An unprecedented feat. No team in baseball history had ever come back from a 3-0 deficit to tie a post-season series. The irony, of course, is that the cursed Red Sox are the ones who staged the miraculous comeback. Does this mean that they can shed the curse for good? Or does it mean that the turn of script writer tonight will be taken by the writers of Greek mythology, who will create some Sisyphus-like ending for the Red Sox, having them once again accomplish a significant amount only to fail to reach the top of the mountain. And, with Derek Lowe, who has gotten battered in 3 starts at Yankee Stadium this year (ERA 9.75), it may well be that the BoSox will run out of gas and fail to reach the top of the hill. Even if the Yankees' hurlers are tired, they are pitching at home. Edge: Yankees.

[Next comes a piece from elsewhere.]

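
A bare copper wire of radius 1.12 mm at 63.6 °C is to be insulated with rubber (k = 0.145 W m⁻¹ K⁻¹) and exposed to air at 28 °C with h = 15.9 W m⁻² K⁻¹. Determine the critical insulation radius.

For a cylinder, r_cr = k_ins/h = 0.145/15.9 = 0.00912 m = 0.912 cm

r_cr = 0.912 cm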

Or is that right? Or may it be that Lowe will summon one great effort, an unexpected effort, and pitch the game of his life tonight? After all, he won 19 games last season. Isn't that the way baseball works? The heroes hit .162 in a series, and the flawed role players muster up one great effort that helps their team win. Comebacks. Vindication. Redemption. Resurrection. Surprises. All wrapped up in one.

Regardless of who you are rooting for, it's a great, great series. These teams are maxed out, they are running on fumes, they are trying to summon up the last bits of their ability to defeat a worthy and stubborn foe. Tired bullpens, sore shoulders, bruised hands, hurt feet, streaky hitters, close calls, the potential sight of Curt Schilling and Pedro Martinez walking out to the BoSox bullpen, together, in the fifth inning, and of Mike Mussina doing the same thing for the Yankees (the way he did last year). It's everything that a baseball fan could want.

And more.

So stay tuned tonight. If you're a baseball fan, you have to watch. If you're a casual sports fan, you should watch.

The trend today on TV is to move away from dramas and comedies and toward reality shows. Whatever you think about that trend and about TV in general, you'll have to agree on one thing:
the Yankees/Red Sox series is, by far, the best reality series there is.